Gestão local para acelerar respostas após a depressão Kristin
A Comunidade Intermunicipal (CIM) da Região de Leiria vai conduzir as obras de requalificação em edifícios da PSP e da GNR afetados pela passagem da depressão Kristin, na sequência de um contrato interadministrativo acordado com a tutela. O Ministério da Administração Interna (MAI) assegura o financiamento, delegando na CIM a condução dos procedimentos, com o objetivo de dar resposta mais célere aos estragos registados nas infraestruturas policiais do distrito.
O presidente da CIM, Jorge Vala, explicou que a Secretaria-Geral do MAI enfrentava constrangimentos na abertura de concursos, e que a estrutura intermunicipal manifestou disponibilidade para avançar de imediato. Em causa estão intervenções que abrangem, no universo da PSP, o Comando Distrital de Leiria e a Esquadra de Pombal.
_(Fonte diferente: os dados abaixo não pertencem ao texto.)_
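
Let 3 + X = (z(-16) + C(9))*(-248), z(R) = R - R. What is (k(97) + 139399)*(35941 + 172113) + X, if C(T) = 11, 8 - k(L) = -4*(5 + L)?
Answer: 29089067279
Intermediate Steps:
z(R) = 0
k(L) = 28 + 4*L (k(L) = 8 - (-4)*(5 + L) = 8 - (-20 - 4*L) = 8 + (20 + 4*L) = 28 + 4*L)
X = -2731 (X = -3 + (0 + 11)*(-248) = -3 + 11*(-248) = -3 - 2728 = -2731)
(k(97) + 139399)*(35941 + 172113) + X = ((28 + 4*97) + 139399)*(35941 + 172113) - 2731 = ((28 + 388) + 139399)*208054 - 2731 = (416 + 139399)*208054 - 2731 = 139815*208054 - 2731 = 29089070010 - 2731 = 29089067279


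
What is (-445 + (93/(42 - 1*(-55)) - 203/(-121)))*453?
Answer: -2351985513/11737 ≈ -2.0039e+5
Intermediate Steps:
(-445 + (93/(42 - 1*(-55)) - 203/(-121)))*453 = (-445 + (93/(42 + 55) - 203*(-1/121)))*453 = (-445 + (93/97 + 203/121))*453 = (-445 + 30944/11737)*453 = -5192021/11737*453 = -2351985513/11737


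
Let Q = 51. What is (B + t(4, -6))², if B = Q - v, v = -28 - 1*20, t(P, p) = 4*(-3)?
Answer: 7569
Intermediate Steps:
t(P, p) = -12
v = -48 (v = -28 - 20 = -48)
B = 99 (B = 51 - 1*(-48) = 51 + 48 = 99)
(B + t(4, -6))² = (99 - 12)² = 87² = 7569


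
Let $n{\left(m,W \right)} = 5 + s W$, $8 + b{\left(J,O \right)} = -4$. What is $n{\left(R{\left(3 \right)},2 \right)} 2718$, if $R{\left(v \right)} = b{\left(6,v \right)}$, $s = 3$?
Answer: $29898$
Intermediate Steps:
$b{\left(J,O \right)} = -12$ ($b{\left(J,O \right)} = -8 - 4 = -12$)
$R{\left(v \right)} = -12$
$n{\left(m,W \right)} = 5 + 3 W$
$n{\left(R{\left(3 \right)},2 \right)} 2718 = \left(5 + 3 \cdot 2\right) 2718 = \left(5 + 6\right) 2718 = 11 \cdot 2718 = 29898$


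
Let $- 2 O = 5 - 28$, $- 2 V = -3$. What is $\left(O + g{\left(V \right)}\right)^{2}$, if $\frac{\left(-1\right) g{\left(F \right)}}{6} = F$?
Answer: $\frac{25}{4} \approx 6.25$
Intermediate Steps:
$V = \frac{3}{2}$ ($V = \left(- \frac{1}{2}\right) \left(-3\right) = \frac{3}{2} \approx 1.5$)
$g{\left(F \right)} = - 6 F$
$O = \frac{23}{2}$ ($O = - \frac{5 - 28}{2} = \left(- \frac{1}{2}\right) \left(-23\right) = \frac{23}{2} \approx 11.5$)
$\left(O + g{\left(V \right)}\right)^{2} = \left(\frac{23}{2} - 9\right)^{2} = \left(\frac{5}{2}\right)^{2} = \frac{25}{4}$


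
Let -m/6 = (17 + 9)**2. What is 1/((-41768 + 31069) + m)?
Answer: -1/14755 ≈ -6.7774e-5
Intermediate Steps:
m = -4056 (m = -6*(17 + 9)**2 = -6*26**2 = -6*676 = -4056)
1/((-41768 + 31069) + m) = 1/((-41768 + 31069) - 4056) = 1/(-10699 - 4056) = 1/(-14755) = -1/14755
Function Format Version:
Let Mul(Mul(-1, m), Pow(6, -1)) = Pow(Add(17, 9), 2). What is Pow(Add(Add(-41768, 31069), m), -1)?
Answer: Rational(-1, 14755) ≈ -6.7774e-5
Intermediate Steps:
m = -4056 (m = Mul(-6, Pow(Add(17, 9), 2)) = Mul(-6, Pow(26, 2)) = Mul(-6, 676) = -4056)
Pow(Add(Add(-41768, 31069), m), -1) = Pow(Add(Add(-41768, 31069), -4056), -1) = Pow(Add(-10699, -4056), -1) = Pow(-14755, -1) = Rational(-1, 14755)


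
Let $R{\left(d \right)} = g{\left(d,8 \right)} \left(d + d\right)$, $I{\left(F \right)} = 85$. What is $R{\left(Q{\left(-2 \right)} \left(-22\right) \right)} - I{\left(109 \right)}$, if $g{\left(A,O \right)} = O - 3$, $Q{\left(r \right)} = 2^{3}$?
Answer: $-1845$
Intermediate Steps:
$Q{\left(r \right)} = 8$
$g{\left(A,O \right)} = -3 + O$
$R{\left(d \right)} = 10 d$ ($R{\left(d \right)} = \left(-3 + 8\right) \left(d + d\right) = 5 \cdot 2 d = 10 d$)
$R{\left(Q{\left(-2 \right)} \left(-22\right) \right)} - I{\left(109 \right)} = 10 \cdot 8 \left(-22\right) - 85 = 10 \left(-176\right) - 85 = -1760 - 85 = -1845$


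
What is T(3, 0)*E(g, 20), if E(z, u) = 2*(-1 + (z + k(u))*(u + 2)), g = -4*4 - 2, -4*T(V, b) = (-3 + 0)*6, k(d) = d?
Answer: 387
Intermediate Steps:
T(V, b) = 9/2 (T(V, b) = -(-3 + 0)*6/4 = -(-3)*6/4 = -¼*(-18) = 9/2)
g = -18 (g = -16 - 2 = -18)
E(z, u) = -2 + 2*(2 + u)*(u + z) (E(z, u) = 2*(-1 + (z + u)*(u + 2)) = 2*(-1 + (u + z)*(2 + u)) = 2*(-1 + (2 + u)*(u + z)) = -2 + 2*(2 + u)*(u + z))
T(3, 0)*E(g, 20) = 9*(-2 + 2*20² + 4*20 + 4*(-18) + 2*20*(-18))/2 = 9*(-2 + 2*400 + 80 - 72 - 720)/2 = 9*(-2 + 800 + 80 - 72 - 720)/2 = (9/2)*86 = 387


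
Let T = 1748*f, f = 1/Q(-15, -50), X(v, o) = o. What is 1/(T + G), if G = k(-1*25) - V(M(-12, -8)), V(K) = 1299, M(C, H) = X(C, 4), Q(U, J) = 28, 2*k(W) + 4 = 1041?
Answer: -14/10053 ≈ -0.0013926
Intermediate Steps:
k(W) = 1037/2 (k(W) = -2 + (½)*1041 = -2 + 1041/2 = 1037/2)
M(C, H) = 4
f = 1/28 ≈ 0.035714
G = -1561/2 (G = 1037/2 - 1*1299 = 1037/2 - 1299 = -1561/2 ≈ -780.50)
T = 437/7 (T = 1748*(1/28) = 437/7 ≈ 62.429)
1/(T + G) = 1/(437/7 - 1561/2) = 1/(-10053/14) = -14/10053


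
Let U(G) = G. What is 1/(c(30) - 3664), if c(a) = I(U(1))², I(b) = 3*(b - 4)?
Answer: -1/3583 ≈ -0.00027910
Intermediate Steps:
I(b) = -12 + 3*b (I(b) = 3*(-4 + b) = -12 + 3*b)
c(a) = 81 (c(a) = (-12 + 3*1)² = (-12 + 3)² = (-9)² = 81)
1/(c(30) - 3664) = 1/(81 - 3664) = 1/(-3583) = -1/3583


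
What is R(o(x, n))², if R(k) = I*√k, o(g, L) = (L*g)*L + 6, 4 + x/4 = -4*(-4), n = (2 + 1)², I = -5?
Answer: 97350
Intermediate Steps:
n = 9 (n = 3² = 9)
x = 48 (x = -16 + 4*(-4*(-4)) = -16 + 4*16 = -16 + 64 = 48)
o(g, L) = 6 + g*L² (o(g, L) = g*L² + 6 = 6 + g*L²)
R(k) = -5*√k
R(o(x, n))² = (-5*√(6 + 48*9²))² = (-5*√(6 + 48*81))² = (-5*√(6 + 3888))² = (-5*√3894)² = 97350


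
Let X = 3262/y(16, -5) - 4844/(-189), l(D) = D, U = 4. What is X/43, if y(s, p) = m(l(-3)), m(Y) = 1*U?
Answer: 45421/2322 ≈ 19.561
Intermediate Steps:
m(Y) = 4 (m(Y) = 1*4 = 4)
y(s, p) = 4
X = 45421/54 (X = 3262/4 - 4844/(-189) = 3262*(¼) - 4844*(-1/189) = 1631/2 + 692/27 = 45421/54 ≈ 841.13)
X/43 = (45421/54)/43 = (45421/54)*(1/43) = 45421/2322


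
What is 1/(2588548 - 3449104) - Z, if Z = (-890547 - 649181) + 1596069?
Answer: -48484585597/860556 ≈ -56341.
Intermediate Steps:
Z = 56341 (Z = -1539728 + 1596069 = 56341)
1/(2588548 - 3449104) - Z = 1/(2588548 - 3449104) - 1*56341 = 1/(-860556) - 56341 = -1/860556 - 56341 = -48484585597/860556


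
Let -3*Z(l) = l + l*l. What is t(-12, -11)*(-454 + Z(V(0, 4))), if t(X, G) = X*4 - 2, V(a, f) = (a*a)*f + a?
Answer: 22700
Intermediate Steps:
V(a, f) = a + f*a² (V(a, f) = a²*f + a = f*a² + a = a + f*a²)
t(X, G) = -2 + 4*X (t(X, G) = 4*X - 2 = -2 + 4*X)
Z(l) = -l/3 - l²/3 (Z(l) = -(l + l*l)/3 = -(l + l²)/3 = -l/3 - l²/3)
t(-12, -11)*(-454 + Z(V(0, 4))) = (-2 + 4*(-12))*(-454 - 0*(1 + 0*4)*(1 + 0*(1 + 0*4))/3) = (-2 - 48)*(-454 - 0*(1 + 0)*(1 + 0*(1 + 0))/3) = -50*(-454 - 0*1*(1 + 0*1)/3) = -50*(-454 - ⅓*0*(1 + 0)) = -50*(-454 - ⅓*0*1) = -50*(-454 + 0) = -50*(-454) = 22700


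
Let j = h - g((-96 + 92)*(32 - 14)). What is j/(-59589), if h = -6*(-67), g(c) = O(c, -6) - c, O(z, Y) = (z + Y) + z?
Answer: -160/19863 ≈ -0.0080552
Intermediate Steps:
O(z, Y) = Y + 2*z (O(z, Y) = (Y + z) + z = Y + 2*z)
g(c) = -6 + c (g(c) = (-6 + 2*c) - c = -6 + c)
h = 402
j = 480 (j = 402 - (-6 + (-96 + 92)*(32 - 14)) = 402 - (-6 - 4*18) = 402 - (-6 - 72) = 402 - 1*(-78) = 402 + 78 = 480)
j/(-59589) = 480/(-59589) = 480*(-1/59589) = -160/19863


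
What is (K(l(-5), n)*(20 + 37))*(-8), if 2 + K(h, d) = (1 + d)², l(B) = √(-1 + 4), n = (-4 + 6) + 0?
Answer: -3192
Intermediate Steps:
n = 2 (n = 2 + 0 = 2)
l(B) = √3
K(h, d) = -2 + (1 + d)²
(K(l(-5), n)*(20 + 37))*(-8) = ((-2 + (1 + 2)²)*(20 + 37))*(-8) = ((-2 + 3²)*57)*(-8) = ((-2 + 9)*57)*(-8) = (7*57)*(-8) = 399*(-8) = -3192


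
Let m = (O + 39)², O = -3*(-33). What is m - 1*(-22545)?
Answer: 41589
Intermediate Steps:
O = 99
m = 19044 (m = (99 + 39)² = 138² = 19044)
m - 1*(-22545) = 19044 - 1*(-22545) = 19044 + 22545 = 41589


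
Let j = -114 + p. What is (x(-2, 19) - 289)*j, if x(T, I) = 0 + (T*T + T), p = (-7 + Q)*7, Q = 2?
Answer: 42763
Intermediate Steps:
p = -35 (p = (-7 + 2)*7 = -5*7 = -35)
x(T, I) = T + T² (x(T, I) = 0 + (T² + T) = 0 + (T + T²) = T + T²)
j = -149 (j = -114 - 35 = -149)
(x(-2, 19) - 289)*j = (-2*(1 - 2) - 289)*(-149) = (-2*(-1) - 289)*(-149) = (2 - 289)*(-149) = -287*(-149) = 42763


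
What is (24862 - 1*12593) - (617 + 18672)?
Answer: -7020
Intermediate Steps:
(24862 - 1*12593) - (617 + 18672) = (24862 - 12593) - 1*19289 = 12269 - 19289 = -7020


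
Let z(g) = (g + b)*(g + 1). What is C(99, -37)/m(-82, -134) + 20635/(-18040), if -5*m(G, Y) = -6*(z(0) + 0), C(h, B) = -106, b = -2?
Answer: 465679/10824 ≈ 43.023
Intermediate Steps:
z(g) = (1 + g)*(-2 + g) (z(g) = (g - 2)*(g + 1) = (-2 + g)*(1 + g) = (1 + g)*(-2 + g))
m(G, Y) = -12/5 (m(G, Y) = -(-6)*((-2 + 0**2 - 1*0) + 0)/5 = -(-6)*((-2 + 0 + 0) + 0)/5 = -(-6)*(-2 + 0)/5 = -(-6)*(-2)/5 = -1/5*12 = -12/5)
C(99, -37)/m(-82, -134) + 20635/(-18040) = -106/(-12/5) + 20635/(-18040) = -106*(-5/12) + 20635*(-1/18040) = 265/6 - 4127/3608 = 465679/10824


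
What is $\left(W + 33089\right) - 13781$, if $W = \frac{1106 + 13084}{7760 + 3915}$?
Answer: $\frac{45087018}{2335} \approx 19309.0$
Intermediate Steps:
$W = \frac{2838}{2335}$ ($W = \frac{14190}{11675} = 14190 \cdot \frac{1}{11675} = \frac{2838}{2335} \approx 1.2154$)
$\left(W + 33089\right) - 13781 = \left(\frac{2838}{2335} + 33089\right) - 13781 = \frac{77265653}{2335} - 13781 = \frac{45087018}{2335}$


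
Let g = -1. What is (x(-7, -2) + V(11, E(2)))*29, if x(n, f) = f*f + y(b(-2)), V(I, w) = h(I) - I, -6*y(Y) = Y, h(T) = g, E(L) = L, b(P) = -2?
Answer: -667/3 ≈ -222.33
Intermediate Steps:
h(T) = -1
y(Y) = -Y/6
V(I, w) = -1 - I
x(n, f) = ⅓ + f² (x(n, f) = f*f - ⅙*(-2) = f² + ⅓ = ⅓ + f²)
(x(-7, -2) + V(11, E(2)))*29 = ((⅓ + (-2)²) + (-1 - 1*11))*29 = ((⅓ + 4) + (-1 - 11))*29 = (13/3 - 12)*29 = -23/3*29 = -667/3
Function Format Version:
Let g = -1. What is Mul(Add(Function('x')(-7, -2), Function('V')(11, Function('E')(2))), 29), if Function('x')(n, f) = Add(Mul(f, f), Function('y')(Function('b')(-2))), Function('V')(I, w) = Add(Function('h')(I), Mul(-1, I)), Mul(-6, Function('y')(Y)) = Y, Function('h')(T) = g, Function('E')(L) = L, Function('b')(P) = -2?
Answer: Rational(-667, 3) ≈ -222.33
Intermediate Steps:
Function('h')(T) = -1
Function('y')(Y) = Mul(Rational(-1, 6), Y)
Function('V')(I, w) = Add(-1, Mul(-1, I))
Function('x')(n, f) = Add(Rational(1, 3), Pow(f, 2)) (Function('x')(n, f) = Add(Mul(f, f), Mul(Rational(-1, 6), -2)) = Add(Pow(f, 2), Rational(1, 3)) = Add(Rational(1, 3), Pow(f, 2)))
Mul(Add(Function('x')(-7, -2), Function('V')(11, Function('E')(2))), 29) = Mul(Add(Add(Rational(1, 3), Pow(-2, 2)), Add(-1, Mul(-1, 11))), 29) = Mul(Add(Add(Rational(1, 3), 4), Add(-1, -11)), 29) = Mul(Add(Rational(13, 3), -12), 29) = Mul(Rational(-23, 3), 29) = Rational(-667, 3)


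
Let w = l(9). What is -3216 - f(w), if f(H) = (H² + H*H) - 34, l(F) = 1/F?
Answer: -257744/81 ≈ -3182.0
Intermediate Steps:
w = ⅑ (w = 1/9 = ⅑ ≈ 0.11111)
f(H) = -34 + 2*H² (f(H) = (H² + H²) - 34 = 2*H² - 34 = -34 + 2*H²)
-3216 - f(w) = -3216 - (-34 + 2*(⅑)²) = -3216 - (-34 + 2*(1/81)) = -3216 - (-34 + 2/81) = -3216 - 1*(-2752/81) = -3216 + 2752/81 = -257744/81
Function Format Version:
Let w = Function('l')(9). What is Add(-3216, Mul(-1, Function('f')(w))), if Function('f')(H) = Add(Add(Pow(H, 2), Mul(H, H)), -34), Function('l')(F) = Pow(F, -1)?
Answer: Rational(-257744, 81) ≈ -3182.0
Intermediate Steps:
w = Rational(1, 9) (w = Pow(9, -1) = Rational(1, 9) ≈ 0.11111)
Function('f')(H) = Add(-34, Mul(2, Pow(H, 2))) (Function('f')(H) = Add(Add(Pow(H, 2), Pow(H, 2)), -34) = Add(Mul(2, Pow(H, 2)), -34) = Add(-34, Mul(2, Pow(H, 2))))
Add(-3216, Mul(-1, Function('f')(w))) = Add(-3216, Mul(-1, Add(-34, Mul(2, Pow(Rational(1, 9), 2))))) = Add(-3216, Mul(-1, Add(-34, Mul(2, Rational(1, 81))))) = Add(-3216, Mul(-1, Add(-34, Rational(2, 81)))) = Add(-3216, Mul(-1, Rational(-2752, 81))) = Add(-3216, Rational(2752, 81)) = Rational(-257744, 81)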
No âmbito da GNR, incluem-se o Comando Territorial de Leiria, o espaço da antiga Junta Autónoma de Estradas e postos territoriais identificados com necessidades de reparação.
“A CIM manifestou disponibilidade para avançar imediatamente com as obras”, afirmou Jorge Vala, precisando que o acordo tem “uma base de valor que dê resposta à necessidade de requalificação”.
Os montantes indicativos avançados apontam para cerca de 2 milhões de euros no conjunto das intervenções da PSP e 1,5 milhões de euros no caso da GNR, valores que, segundo o responsável, não estão ainda fechados. A formalização do contrato ocorre após reunião do Conselho Intermunicipal, em Alvaiázere, e dá prioridade à operacionalidade das instalações mais expostas aos danos da tempestade.
Impacto direto em Leiria e rede distrital
Em Leiria, a intervenção no Comando Distrital da PSP tem caráter estruturante para a atividade diária das forças de segurança. A degradação causada por eventos meteorológicos extremos compromete não só o conforto e a segurança das equipas, mas também a integridade de sistemas e equipamentos críticos. Ao assegurar a gestão local das obras, a CIM pretende encurtar prazos, reduzir ruturas operacionais e mitigar riscos para o serviço prestado à população.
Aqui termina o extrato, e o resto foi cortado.